Model of Attraction moves forward
The upcoming IA Summit in Portland, Oregon is providing me the opportunity to offer the Model of Attraction live and in person. In the coming weeks I will be posting background to this presentation in digestible chunks. You are free to peruse the initial draft of Model of Attraction from March 2002, the Model of Attraction outline from December 2002, and the attraction category here in Off the Top.
Navigation is Broken
Part of the need for developing the Model of Attraction revolves around the broken metaphor of navigation that many IA's put much trust in. Metaphors use a concept that is understood (often not related to the topic at hand) to describe the hard to understand or the new. All metaphors limit understanding as they do not accurately describe the actions and relationships, they only provide a framework that helps understand bits of the whole. The navigation metaphor has been stretched beyond its limits and has limited the possibilities of information structures. We as IAs are worse off by leaning on navigation beyond its narrow boundaries and the users of the sites and the information bound in the sites are worse off by the over reliance on the navigation metaphor.
To see where this discovery began, go to this discussion on IA, navigation, and information space. Pay attention to Stewart Butterfield's comments. In addition navigation does not permit us to think about understanding visual attraction, reuse of information, information access methods outside the PC based Web, mobile access, personalization, content management, or the ability to have a rough cloud of information that follows the user (access to information where and when one needs it). In the Peterme discussion I stated I would sleep on a solution. I repeatedly slept and woke thinking about this problem and fell into the Model of Attraction early last March and have been working with the MoA since then.

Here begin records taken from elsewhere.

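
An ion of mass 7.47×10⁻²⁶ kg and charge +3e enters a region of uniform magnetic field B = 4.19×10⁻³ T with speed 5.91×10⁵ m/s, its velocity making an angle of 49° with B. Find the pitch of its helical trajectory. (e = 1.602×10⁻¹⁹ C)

p ≈ 90.4 m

v∥ = v cosθ = 5.91×10⁵·cos49° ≈ 3.877×10⁵ m/s.
T = 2πm/(|q|B) = 2π(7.47×10⁻²⁶)/((4.806×10⁻¹⁹)(4.19×10⁻³)) ≈ 2.331×10⁻⁴ s.
pitch = v∥ T = (3.877×10⁵)(2.331×10⁻⁴) ≈ 90.4 m.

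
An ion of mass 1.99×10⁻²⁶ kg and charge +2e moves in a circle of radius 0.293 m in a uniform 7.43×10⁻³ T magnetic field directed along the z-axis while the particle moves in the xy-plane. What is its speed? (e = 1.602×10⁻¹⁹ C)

v ≈ 3.51×10⁴ m/s

From |q|vB = mv²/r, v = |q|Br/m.
v = (3.204×10⁻¹⁹)(7.43×10⁻³)(0.293)/1.99×10⁻²⁶ ≈ 3.51×10⁴ m/s.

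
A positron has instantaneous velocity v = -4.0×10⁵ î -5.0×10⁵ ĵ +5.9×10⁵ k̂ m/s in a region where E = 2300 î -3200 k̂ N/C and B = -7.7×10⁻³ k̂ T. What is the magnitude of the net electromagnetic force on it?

v×B = (3850, -3080, 0) N/C.
E + v×B = (6150, -3080, -3200) N/C.
F = q(E + v×B) = (1.602×10⁻¹⁹ C)·(6150, -3080, -3200) = (9.85×10⁻¹⁶, -4.93×10⁻¹⁶, -5.13×10⁻¹⁶) N.
|F| = 1.22×10⁻¹⁵ N.

|F| ≈ 1.22×10⁻¹⁵ N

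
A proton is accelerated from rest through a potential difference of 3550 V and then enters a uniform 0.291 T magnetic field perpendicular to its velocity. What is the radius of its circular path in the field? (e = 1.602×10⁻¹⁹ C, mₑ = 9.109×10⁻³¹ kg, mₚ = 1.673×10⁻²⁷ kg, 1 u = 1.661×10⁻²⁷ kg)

r ≈ 0.0296 m

Acceleration: |q|V = ½mv² ⇒ v = √(2|q|V/m) = √(2·1.602×10⁻¹⁹·3550/1.673×10⁻²⁷) ≈ 8.245×10⁵ m/s.
In the field: r = mv/(|q|B) = (1.673×10⁻²⁷)(8.245×10⁵)/((1.602×10⁻¹⁹)(0.291)) ≈ 0.0296 m.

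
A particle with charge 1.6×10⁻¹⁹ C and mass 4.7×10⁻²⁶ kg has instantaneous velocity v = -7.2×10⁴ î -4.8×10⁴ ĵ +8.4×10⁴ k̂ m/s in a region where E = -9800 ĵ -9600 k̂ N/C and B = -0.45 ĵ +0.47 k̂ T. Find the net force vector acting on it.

v×B = (1.52×10⁴, 3.38×10⁴, 3.24×10⁴) N/C.
E + v×B = (1.52×10⁴, 2.40×10⁴, 2.28×10⁴) N/C.
F = q(E + v×B) = (1.6×10⁻¹⁹ C)·(1.52×10⁴, 2.40×10⁴, 2.28×10⁴) = (2.44×10⁻¹⁵, 3.85×10⁻¹⁵, 3.65×10⁻¹⁵) N.

F ≈ (2.44×10⁻¹⁵, 3.85×10⁻¹⁵, 3.65×10⁻¹⁵) N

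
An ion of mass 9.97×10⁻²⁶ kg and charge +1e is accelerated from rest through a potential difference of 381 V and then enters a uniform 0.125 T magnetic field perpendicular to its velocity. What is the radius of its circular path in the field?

Acceleration: |q|V = ½mv² ⇒ v = √(2|q|V/m) = √(2·1.602×10⁻¹⁹·381/9.97×10⁻²⁶) ≈ 3.499×10⁴ m/s.
In the field: r = mv/(|q|B) = (9.97×10⁻²⁶)(3.499×10⁴)/((1.602×10⁻¹⁹)(0.125)) ≈ 0.174 m.

r ≈ 0.174 m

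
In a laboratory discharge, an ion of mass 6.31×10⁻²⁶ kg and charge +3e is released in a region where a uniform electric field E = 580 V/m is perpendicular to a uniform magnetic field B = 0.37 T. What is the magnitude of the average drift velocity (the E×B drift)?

v_d ≈ 1600 m/s

The steady drift has the magnetic force balancing the electric force, so v_d = E/B.
v_d = 580/0.37 = 1600 m/s.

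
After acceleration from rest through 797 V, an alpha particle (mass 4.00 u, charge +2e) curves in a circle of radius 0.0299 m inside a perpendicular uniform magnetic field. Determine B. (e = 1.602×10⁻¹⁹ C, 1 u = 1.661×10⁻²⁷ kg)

v = √(2|q|V/m) = √(2·3.204×10⁻¹⁹·797/6.644×10⁻²⁷) ≈ 2.773×10⁵ m/s.
B = mv/(|q|r) = (6.644×10⁻²⁷)(2.773×10⁵)/((3.204×10⁻¹⁹)(0.0299)) ≈ 0.192 T.

B ≈ 0.192 T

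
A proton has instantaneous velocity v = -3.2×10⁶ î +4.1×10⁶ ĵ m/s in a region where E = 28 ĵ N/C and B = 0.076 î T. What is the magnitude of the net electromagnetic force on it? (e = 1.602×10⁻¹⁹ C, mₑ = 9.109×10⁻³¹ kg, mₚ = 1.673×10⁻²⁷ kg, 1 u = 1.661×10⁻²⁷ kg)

|F| ≈ 4.99×10⁻¹⁴ N

v×B = (0, 0, -3.12×10⁵) N/C.
E + v×B = (0, 28.0, -3.12×10⁵) N/C.
F = q(E + v×B) = (1.602×10⁻¹⁹ C)·(0, 28.0, -3.12×10⁵) = (0, 4.49×10⁻¹⁸, -4.99×10⁻¹⁴) N.
|F| = 4.99×10⁻¹⁴ N.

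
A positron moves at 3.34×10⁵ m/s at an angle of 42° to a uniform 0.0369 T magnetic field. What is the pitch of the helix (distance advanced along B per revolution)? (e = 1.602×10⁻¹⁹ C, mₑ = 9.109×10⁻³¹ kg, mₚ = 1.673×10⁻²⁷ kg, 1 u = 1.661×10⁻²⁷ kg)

v∥ = v cosθ = 3.34×10⁵·cos42° ≈ 2.482×10⁵ m/s.
T = 2πm/(|q|B) = 2π(9.109×10⁻³¹)/((1.602×10⁻¹⁹)(0.0369)) ≈ 9.682×10⁻¹⁰ s.
pitch = v∥ T = (2.482×10⁵)(9.682×10⁻¹⁰) ≈ 2.40×10⁻⁴ m.

p ≈ 2.40×10⁻⁴ m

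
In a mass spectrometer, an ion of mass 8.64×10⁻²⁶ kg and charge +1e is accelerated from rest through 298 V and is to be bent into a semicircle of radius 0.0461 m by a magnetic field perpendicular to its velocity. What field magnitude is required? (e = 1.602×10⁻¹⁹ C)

v = √(2|q|V/m) = √(2·1.602×10⁻¹⁹·298/8.64×10⁻²⁶) ≈ 3.324×10⁴ m/s.
B = mv/(|q|r) = (8.64×10⁻²⁶)(3.324×10⁴)/((1.602×10⁻¹⁹)(0.0461)) ≈ 0.389 T.

B ≈ 0.389 T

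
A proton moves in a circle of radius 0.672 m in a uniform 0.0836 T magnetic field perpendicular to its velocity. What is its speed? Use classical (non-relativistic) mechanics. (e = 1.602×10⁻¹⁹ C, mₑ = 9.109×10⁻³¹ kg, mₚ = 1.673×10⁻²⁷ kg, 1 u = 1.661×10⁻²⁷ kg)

v ≈ 5.38×10⁶ m/s

From |q|vB = mv²/r, v = |q|Br/m.
v = (1.602×10⁻¹⁹)(0.0836)(0.672)/1.673×10⁻²⁷ ≈ 5.38×10⁶ m/s.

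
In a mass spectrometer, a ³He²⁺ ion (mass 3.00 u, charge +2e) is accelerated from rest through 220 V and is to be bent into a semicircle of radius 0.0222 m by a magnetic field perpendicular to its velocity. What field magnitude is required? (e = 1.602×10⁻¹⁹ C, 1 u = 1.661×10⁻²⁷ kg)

v = √(2|q|V/m) = √(2·3.204×10⁻¹⁹·220/4.983×10⁻²⁷) ≈ 1.682×10⁵ m/s.
B = mv/(|q|r) = (4.983×10⁻²⁷)(1.682×10⁵)/((3.204×10⁻¹⁹)(0.0222)) ≈ 0.118 T.

B ≈ 0.118 T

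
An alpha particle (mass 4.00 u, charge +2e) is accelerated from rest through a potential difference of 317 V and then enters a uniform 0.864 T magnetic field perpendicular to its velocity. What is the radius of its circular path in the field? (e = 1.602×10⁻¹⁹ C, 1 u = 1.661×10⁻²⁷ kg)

r ≈ 4.20×10⁻³ m

Acceleration: |q|V = ½mv² ⇒ v = √(2|q|V/m) = √(2·3.204×10⁻¹⁹·317/6.644×10⁻²⁷) ≈ 1.749×10⁵ m/s.
In the field: r = mv/(|q|B) = (6.644×10⁻²⁷)(1.749×10⁵)/((3.204×10⁻¹⁹)(0.864)) ≈ 4.20×10⁻³ m.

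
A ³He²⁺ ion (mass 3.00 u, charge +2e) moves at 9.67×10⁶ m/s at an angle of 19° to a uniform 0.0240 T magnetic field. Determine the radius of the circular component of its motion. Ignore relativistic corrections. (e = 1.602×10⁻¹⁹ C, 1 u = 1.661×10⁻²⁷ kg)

v⊥ = v sinθ = 9.67×10⁶·sin19° ≈ 3.148×10⁶ m/s.
r = m v⊥/(|q|B) = (4.983×10⁻²⁷)(3.148×10⁶)/((3.204×10⁻¹⁹)(0.0240)) ≈ 2.04 m.

r ≈ 2.04 m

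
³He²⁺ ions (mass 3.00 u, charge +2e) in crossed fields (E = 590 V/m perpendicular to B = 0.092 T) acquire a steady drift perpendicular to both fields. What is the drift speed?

v_d ≈ 6400 m/s

In crossed fields the guiding centre drifts at v_d = |E×B|/B² = E/B, independent of charge and mass.
v_d = 590/0.092 = 6400 m/s.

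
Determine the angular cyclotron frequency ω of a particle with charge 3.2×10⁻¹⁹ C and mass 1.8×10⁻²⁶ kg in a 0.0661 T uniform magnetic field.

ω ≈ 1.18×10⁶ rad/s

ω = |q|B/m.
ω = (3.2×10⁻¹⁹)(0.0661)/1.8×10⁻²⁶ ≈ 1.18×10⁶ rad/s.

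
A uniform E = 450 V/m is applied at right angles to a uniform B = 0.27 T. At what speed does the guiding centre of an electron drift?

v_d ≈ 1700 m/s

In crossed fields the guiding centre drifts at v_d = |E×B|/B² = E/B, independent of charge and mass.
v_d = 450/0.27 = 1700 m/s.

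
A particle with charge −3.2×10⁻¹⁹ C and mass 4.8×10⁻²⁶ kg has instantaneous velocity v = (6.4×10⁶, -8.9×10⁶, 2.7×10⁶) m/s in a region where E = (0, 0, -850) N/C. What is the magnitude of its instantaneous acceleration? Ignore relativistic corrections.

Only an electric field acts, so F = qE = (−3.2×10⁻¹⁹ C)·(0, 0, -850) = (0, 0, 2.72×10⁻¹⁶) N.
|a| = |F|/m = 2.720×10⁻¹⁶/4.8×10⁻²⁶ ≈ 5.67×10⁹ m/s².

|a| ≈ 5.67×10⁹ m/s²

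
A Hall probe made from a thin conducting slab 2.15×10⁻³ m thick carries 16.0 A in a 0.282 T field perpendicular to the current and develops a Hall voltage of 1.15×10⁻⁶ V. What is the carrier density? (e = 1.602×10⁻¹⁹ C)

From V_H = IB/(n e t), n = IB/(V_H e t).
n = (16.0)(0.282)/((1.15×10⁻⁶)(1.602×10⁻¹⁹)(2.15×10⁻³)) ≈ 1.14×10²⁸ m⁻³.

n ≈ 1.14×10²⁸ m⁻³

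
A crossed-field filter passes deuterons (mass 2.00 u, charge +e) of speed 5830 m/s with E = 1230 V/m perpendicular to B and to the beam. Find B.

B = 0.211 T

Balance of forces in the selector: qE = qvB ⇒ B = E/v.
B = 1230/5830 = 0.211 T.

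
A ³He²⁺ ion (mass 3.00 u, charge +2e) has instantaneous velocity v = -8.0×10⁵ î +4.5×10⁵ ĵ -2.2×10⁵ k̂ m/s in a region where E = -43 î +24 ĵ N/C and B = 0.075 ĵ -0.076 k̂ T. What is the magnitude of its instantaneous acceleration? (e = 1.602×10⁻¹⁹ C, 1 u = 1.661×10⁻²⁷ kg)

|a| ≈ 5.61×10¹² m/s²

v×B = (-1.77×10⁴, -6.08×10⁴, -6.00×10⁴) N/C.
E + v×B = (-1.77×10⁴, -6.08×10⁴, -6.00×10⁴) N/C.
F = q(E + v×B) = (3.204×10⁻¹⁹ C)·(-1.77×10⁴, -6.08×10⁴, -6.00×10⁴) = (-5.68×10⁻¹⁵, -1.95×10⁻¹⁴, -1.92×10⁻¹⁴) N.
|a| = |F|/m = 2.795×10⁻¹⁴/4.983×10⁻²⁷ ≈ 5.61×10¹² m/s².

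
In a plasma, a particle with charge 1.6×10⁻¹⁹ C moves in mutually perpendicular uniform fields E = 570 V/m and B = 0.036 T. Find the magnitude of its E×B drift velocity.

In crossed fields the guiding centre drifts at v_d = |E×B|/B² = E/B, independent of charge and mass.
v_d = 570/0.036 = 1.6×10⁴ m/s.

v_d ≈ 1.6×10⁴ m/s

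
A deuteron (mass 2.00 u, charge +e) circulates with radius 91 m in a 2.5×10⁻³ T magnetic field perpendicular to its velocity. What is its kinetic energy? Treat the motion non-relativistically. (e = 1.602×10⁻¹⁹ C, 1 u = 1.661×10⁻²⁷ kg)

v = |q|Br/m, then KE = ½mv² = (qBr)²/(2m).
v = (1.602×10⁻¹⁹)(2.5×10⁻³)(91)/3.322×10⁻²⁷ ≈ 1.097×10⁷ m/s.
KE = ½(3.322×10⁻²⁷)(1.097×10⁷)² ≈ 2.0×10⁻¹³ J = 1.2×10⁶ eV.

KE ≈ 1.2×10⁶ eV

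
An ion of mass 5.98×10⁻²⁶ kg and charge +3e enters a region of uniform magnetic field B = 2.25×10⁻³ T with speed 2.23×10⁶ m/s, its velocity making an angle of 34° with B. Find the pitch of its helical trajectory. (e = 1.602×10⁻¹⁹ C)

v∥ = v cosθ = 2.23×10⁶·cos34° ≈ 1.849×10⁶ m/s.
T = 2πm/(|q|B) = 2π(5.98×10⁻²⁶)/((4.806×10⁻¹⁹)(2.25×10⁻³)) ≈ 3.475×10⁻⁴ s.
pitch = v∥ T = (1.849×10⁶)(3.475×10⁻⁴) ≈ 642 m.

p ≈ 642 m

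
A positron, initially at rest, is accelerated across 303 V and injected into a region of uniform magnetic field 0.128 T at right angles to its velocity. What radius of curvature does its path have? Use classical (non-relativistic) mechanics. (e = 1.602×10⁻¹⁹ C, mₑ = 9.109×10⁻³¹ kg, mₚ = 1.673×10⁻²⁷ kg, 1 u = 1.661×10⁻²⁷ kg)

Acceleration: |q|V = ½mv² ⇒ v = √(2|q|V/m) = √(2·1.602×10⁻¹⁹·303/9.109×10⁻³¹) ≈ 1.032×10⁷ m/s.
In the field: r = mv/(|q|B) = (9.109×10⁻³¹)(1.032×10⁷)/((1.602×10⁻¹⁹)(0.128)) ≈ 4.59×10⁻⁴ m.

r ≈ 4.59×10⁻⁴ m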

I have used the MoA with clients and when mentoring IAs and Web developers. The comprehension is much better when describing the same approach than when using the navigation metaphor. Clients quickly understand the need for controlled vocabularies based on the user's common language and understanding. MoA helps easily explain the need for grouping of information around categories and facets. Card sorting tasks become easy to understand for the clients and helps them assist in the process. Most of the IAs took kit (persona, taxonomy, wireframes, metadata, etc.) are more usable as their need is easily understood by all in the context of attraction.
Scent not Strong
You may be thinking this rough explaination you are getting sounds like Information Scent. You would be right, to some degree. But information scent, like navigation, is a metaphor. Yes, scent breaks too and is quite difficult to use with clients as some things get very confusing for them. Scent helps IAs understand what is going on a little better and there is great research that has come out of the Information Scent community. But when you get down to it scent is a subset of attraction. Scent is one method of attracting or repelling the user toward information they are seeking and keeping extraneous information out of the mix. Scent also has its limits. The scent metaphor works with getting the user to information, but it gets very murky when the information needs metadata (to help augment the attraction between the user and the information they are seeking). Scent and odors have distinct understandings and altering the scents for understanding (metadata) raises many questions from clients as the client tries to understand. Scent does not work well when trying to build information structures for mobile access to information, nor for setting the ability to have the information follow the user (What you want to use a blueberry muffin as a perfume? Don't think so).
More to Come
This only defines MoA by showing the limits of navigation and scent. More understanding is on its way in upcoming weeks and will be put in a presentation format for the IA Summit. Those that are worried, we are not throwing out navigation or scent. We are keeping navigation in its small usable space where it works well. Scent has provided great research and has similar properties to attraction as it is a subset. The Model of Attraction will provide a broader foundation that allows us to move into the future as we build information structures that include possibilities for mobile access, social networks, and true access to information as the user needs it by keeping the information close at hand. The MoA does not solve these problems, but provides a framework that does not break when we work to solve these issues.